Mr. Shanahan, a Business Dynamics Consulting partner, was retained this year, but the traditional planning committee, with participation from MasterCard and Visa, was dropped. So was the big conference reception that MasterCard and Visa had been cofinancing since the 1980s. Visa's exhibit area was sparer than in past years; officials used the words "scaled back."

For all the squabbling, what happened last week may actually say something meaningful about the "state of the industry," which was the standard subject of the association CEOs' erstwhile speeches. These messages just happen to be laced with irony:

*Mr. Pascarella, who inherited the ABA-speech tradition three years ago, never liked it and contended there were better ways to use the time. He prevailed - and Amex took the spotlight.

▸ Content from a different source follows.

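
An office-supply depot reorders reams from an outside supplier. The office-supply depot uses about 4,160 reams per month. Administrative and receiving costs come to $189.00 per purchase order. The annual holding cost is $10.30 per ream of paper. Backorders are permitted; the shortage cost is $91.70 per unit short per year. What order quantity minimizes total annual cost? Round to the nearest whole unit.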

*Mr. Chenault delivered a lecture on what others have called "coopetition" - that corporations must form alliances, and that a partner in one business might be a competitor in another. He described the card associations as backwardly resisting openness, "against the grain of the times, against logic, against your self-interest." While he had some friends in the audience, he caught a competitively besieged card community in a generally ornery mood.

*First Data Corp. may have accomplished its goal set two years ago to gain card conference parity with MasterCard and Visa. With them out of the party business, First Data (a night at Tomorrowland, with a concert by Huey Lewis and the News) and rival Total System Services Inc. (Universal Studios and "Terminator 2: 3-D") were the big games in town. Mr. Hoff of First Data, shrugging off past suspicions about his motives, was a voice of bank- friendly moderation: "We have the most wonderful distribution channel in the world - our bank clients," he said of First Data's merchant processing alliances.

Then there was the Freudian slip of the conference, by ABA executive director Douglas Adamson. Introducing former MasterCard executive George Fesus to receive a career distinguished service award, Mr. Adamson said, "His 26-year banking career began at American Express..."

Was the card family happier back then?